Generally, no. What happens in a Roth stays in a Roth ;). That means, its not taxable or reportable, or at all effects your tax return - that goes for both gains and losses.


Can I offset gains from stock sold in my taxable brokerage account with losses from stocks sold in my Roth?

Generally, no for the same reason as above.


Finally, does the wash rule apply the same between accounts? For example, can I sell "stock A" in my taxable account, wait >30 days, then purchase "stock A" in my Roth IRA account, and claim the loss to lower my cap gains tax burden for 2008?

If you wait > 30 days, then its not a wash sale, so you're just fine. You can sell it, claim the loss, and then buy it back in your Roth > 30 days later.

If, however, if you sold it in your taxable account and then bought it under 30 days in your IRA, then its a big question. Is it still a wash? The answer? No one knows for sure, but you're best off avoiding finding out.

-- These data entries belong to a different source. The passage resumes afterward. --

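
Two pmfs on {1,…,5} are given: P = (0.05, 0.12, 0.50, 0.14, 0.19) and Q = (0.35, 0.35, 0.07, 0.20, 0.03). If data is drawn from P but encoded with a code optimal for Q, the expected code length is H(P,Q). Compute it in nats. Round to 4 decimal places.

H(P,Q) = −Σ p·ln q.
  −0.05·ln(0.35) = 0.05249
  −0.12·ln(0.35) = 0.12598
  −0.50·ln(0.07) = 1.32963
  −0.14·ln(0.20) = 0.22532
  −0.19·ln(0.03) = 0.66625
H(P,Q) = 2.3997 nats.

2.3997 nats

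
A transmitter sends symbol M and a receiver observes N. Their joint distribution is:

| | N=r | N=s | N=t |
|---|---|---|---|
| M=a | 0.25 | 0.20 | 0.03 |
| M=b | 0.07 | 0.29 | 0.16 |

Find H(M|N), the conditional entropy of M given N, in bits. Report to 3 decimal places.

0.840 bits

Marginals: p(M) = (0.4800, 0.5200), p(N) = (0.3200, 0.4900, 0.1900).
H(M|N) = Σ p(N) · H(M|N=·).
  N=r: p=0.3200, H(M|N=r) = 0.7579
  N=s: p=0.4900, H(M|N=s) = 0.9755
  N=t: p=0.1900, H(M|N=t) = 0.6292
Weighted sum = 0.840 bits.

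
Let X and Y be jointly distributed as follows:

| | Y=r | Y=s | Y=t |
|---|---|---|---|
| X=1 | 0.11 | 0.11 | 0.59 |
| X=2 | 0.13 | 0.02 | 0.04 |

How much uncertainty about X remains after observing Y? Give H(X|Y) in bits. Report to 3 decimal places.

Marginals: p(X) = (0.8100, 0.1900), p(Y) = (0.2400, 0.1300, 0.6300).
H(X|Y) = Σ p(Y) · H(X|Y=·).
  Y=r: p=0.2400, H(X|Y=r) = 0.9950
  Y=s: p=0.1300, H(X|Y=s) = 0.6194
  Y=t: p=0.6300, H(X|Y=t) = 0.3412
Weighted sum = 0.534 bits.

0.534 bits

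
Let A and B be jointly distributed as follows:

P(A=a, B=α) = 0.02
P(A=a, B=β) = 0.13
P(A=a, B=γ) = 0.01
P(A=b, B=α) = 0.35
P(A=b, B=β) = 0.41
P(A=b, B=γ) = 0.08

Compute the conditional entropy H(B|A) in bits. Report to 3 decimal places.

Marginals: p(A) = (0.1600, 0.8400), p(B) = (0.3700, 0.5400, 0.0900).
H(B|A) = Σ p(A) · H(B|A=·).
  A=a: p=0.1600, H(B|A=a) = 0.8684
  A=b: p=0.8400, H(B|A=b) = 1.3544
Weighted sum = 1.277 bits.

1.277 bits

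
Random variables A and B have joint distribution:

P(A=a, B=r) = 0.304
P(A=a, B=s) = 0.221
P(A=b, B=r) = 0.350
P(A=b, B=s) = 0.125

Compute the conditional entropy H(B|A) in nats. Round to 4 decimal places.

Chain rule: H(B|A) = H(A,B) − H(A).
Marginals: p(A) = (0.5250, 0.4750), p(B) = (0.6540, 0.3460).
H(A,B) = 1.3230 nats; H(A) = 0.6919 nats.
H(B|A) = 1.3230 − 0.6919 = 0.6311 nats.

0.6311 nats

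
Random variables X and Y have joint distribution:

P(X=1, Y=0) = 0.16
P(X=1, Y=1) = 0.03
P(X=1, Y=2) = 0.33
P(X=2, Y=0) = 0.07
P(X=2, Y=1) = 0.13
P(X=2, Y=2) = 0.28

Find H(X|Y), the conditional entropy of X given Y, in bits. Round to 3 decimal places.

Chain rule: H(X|Y) = H(X,Y) − H(Y).
Marginals: p(X) = (0.5200, 0.4800), p(Y) = (0.2300, 0.1600, 0.6100).
H(X,Y) = 2.2680 bits; H(Y) = 1.3457 bits.
H(X|Y) = 2.2680 − 1.3457 = 0.922 bits.

0.922 bits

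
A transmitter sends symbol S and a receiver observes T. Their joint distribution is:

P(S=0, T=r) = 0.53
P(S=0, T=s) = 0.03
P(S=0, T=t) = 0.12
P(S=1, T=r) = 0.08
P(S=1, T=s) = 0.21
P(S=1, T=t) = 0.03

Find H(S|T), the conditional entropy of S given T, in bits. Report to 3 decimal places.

0.581 bits

Chain rule: H(S|T) = H(S,T) − H(T).
Marginals: p(S) = (0.6800, 0.3200), p(T) = (0.6100, 0.2400, 0.1500).
H(S,T) = 1.9204 bits; H(T) = 1.3397 bits.
H(S|T) = 1.9204 − 1.3397 = 0.581 bits.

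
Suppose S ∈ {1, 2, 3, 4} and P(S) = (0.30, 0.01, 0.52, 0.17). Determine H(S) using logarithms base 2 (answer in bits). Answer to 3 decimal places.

1.513 bits

H(S) = −Σ p·log₂ p.
  −(0.30)·log₂(0.30) = 0.5211
  −(0.01)·log₂(0.01) = 0.0664
  −(0.52)·log₂(0.52) = 0.4906
  −(0.17)·log₂(0.17) = 0.4346
Sum: 0.5211 + 0.0664 + 0.4906 + 0.4346 = 1.513 bits.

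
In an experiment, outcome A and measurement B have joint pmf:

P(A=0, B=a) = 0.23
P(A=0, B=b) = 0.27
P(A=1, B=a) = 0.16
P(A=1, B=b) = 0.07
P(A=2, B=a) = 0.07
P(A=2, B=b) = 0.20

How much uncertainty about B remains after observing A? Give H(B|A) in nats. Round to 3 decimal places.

0.641 nats

Chain rule: H(B|A) = H(A,B) − H(A).
Marginals: p(A) = (0.5000, 0.2300, 0.2700), p(B) = (0.4600, 0.5400).
H(A,B) = 1.6789 nats; H(A) = 1.0381 nats.
H(B|A) = 1.6789 − 1.0381 = 0.641 nats.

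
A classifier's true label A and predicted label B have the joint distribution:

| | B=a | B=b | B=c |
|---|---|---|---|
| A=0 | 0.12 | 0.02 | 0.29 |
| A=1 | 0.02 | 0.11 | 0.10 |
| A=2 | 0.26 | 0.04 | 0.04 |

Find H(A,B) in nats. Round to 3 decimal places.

H(A,B) = −Σ p(x,y)·ln p(x,y) over all 9 cells.
  cell (0,a): −0.12·ln0.12 = 0.2544
  cell (0,b): −0.02·ln0.02 = 0.0782
  cell (0,c): −0.29·ln0.29 = 0.3590
  cell (1,a): −0.02·ln0.02 = 0.0782
  cell (1,b): −0.11·ln0.11 = 0.2428
  cell (1,c): −0.10·ln0.10 = 0.2303
  cell (2,a): −0.26·ln0.26 = 0.3502
  cell (2,b): −0.04·ln0.04 = 0.1288
  cell (2,c): −0.04·ln0.04 = 0.1288
Sum = 1.851 nats.

1.851 nats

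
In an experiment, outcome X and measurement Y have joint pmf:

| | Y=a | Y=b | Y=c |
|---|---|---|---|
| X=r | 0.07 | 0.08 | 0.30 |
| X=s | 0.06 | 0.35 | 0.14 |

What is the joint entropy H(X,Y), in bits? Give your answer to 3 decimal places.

H(X,Y) = −Σ p(x,y)·log₂ p(x,y) over all 6 cells.
  cell (r,a): −0.07·log₂0.07 = 0.2686
  cell (r,b): −0.08·log₂0.08 = 0.2915
  cell (r,c): −0.30·log₂0.30 = 0.5211
  cell (s,a): −0.06·log₂0.06 = 0.2435
  cell (s,b): −0.35·log₂0.35 = 0.5301
  cell (s,c): −0.14·log₂0.14 = 0.3971
Sum = 2.252 bits.

2.252 bits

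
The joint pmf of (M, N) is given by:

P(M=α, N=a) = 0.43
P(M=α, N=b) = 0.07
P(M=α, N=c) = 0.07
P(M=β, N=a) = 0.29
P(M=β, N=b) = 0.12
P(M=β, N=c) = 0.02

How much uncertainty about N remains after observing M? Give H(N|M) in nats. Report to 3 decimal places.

Chain rule: H(N|M) = H(M,N) − H(M).
Marginals: p(M) = (0.5700, 0.4300), p(N) = (0.7200, 0.1900, 0.0900).
H(M,N) = 1.4269 nats; H(M) = 0.6833 nats.
H(N|M) = 1.4269 − 0.6833 = 0.744 nats.

0.744 nats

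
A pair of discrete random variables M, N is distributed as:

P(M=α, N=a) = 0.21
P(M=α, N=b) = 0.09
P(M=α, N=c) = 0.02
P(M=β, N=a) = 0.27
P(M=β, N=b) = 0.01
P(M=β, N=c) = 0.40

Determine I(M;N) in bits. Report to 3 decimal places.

Marginals: p(M) = (0.3200, 0.6800), p(N) = (0.4800, 0.1000, 0.4200).
I(M;N) = H(M) + H(N) − H(M,N).
H(M) = 0.9044, H(N) = 1.3661, H(M,N) = 2.0036.
I(M;N) = 0.9044 + 1.3661 − 2.0036 = 0.267 bits.

0.267 bits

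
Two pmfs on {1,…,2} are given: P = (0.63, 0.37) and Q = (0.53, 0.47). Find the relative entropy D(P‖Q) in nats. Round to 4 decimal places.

D(P‖Q) = Σ p·ln(p/q).
  0.63·ln(0.63/0.53) = 0.10889
  0.37·ln(0.37/0.47) = -0.08851
D(P‖Q) = 0.0204 nats.

0.0204 nats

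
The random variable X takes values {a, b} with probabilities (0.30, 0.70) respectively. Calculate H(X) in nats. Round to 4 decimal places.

0.6109 nats

H(X) = −Σ p·ln p.
  −(0.30)·ln(0.30) = 0.36119
  −(0.70)·ln(0.70) = 0.24967
Sum: 0.36119 + 0.24967 = 0.6109 nats.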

Here's a large discussion of the topic if you're really interested in reading up:
http://www.fairmark.com/capgain/wash/wsira.htm


Or, similarly, sell "stock B" in my Roth, wait >30 days, then buy it in my brokerage account and claim the loss?

Generally no again, for the same reason at the first 2.


Okay, so here's the reason I said 'generally'. The only exception is that if your Roth *as a whole* has a loss. Then, you can close out your Roth entirely and claim the total loss, subject to the Misc Deduction 2% AGI haircut.

This means that if you contributed $8000 to your Roth IRA, and now its only worth $3K, you can close the Roth and take a $5000 miscellaneous deduction. If you make $50K, 2% of that is $1000, so you can deduct $4000... assuming you itemize, etc, etc.

Usually this is a bad idea - because you're out some tax free funds for ever on - and because there's the 2% barrier and the standard deduction to overcome before it helps you any - but that's the complete answer.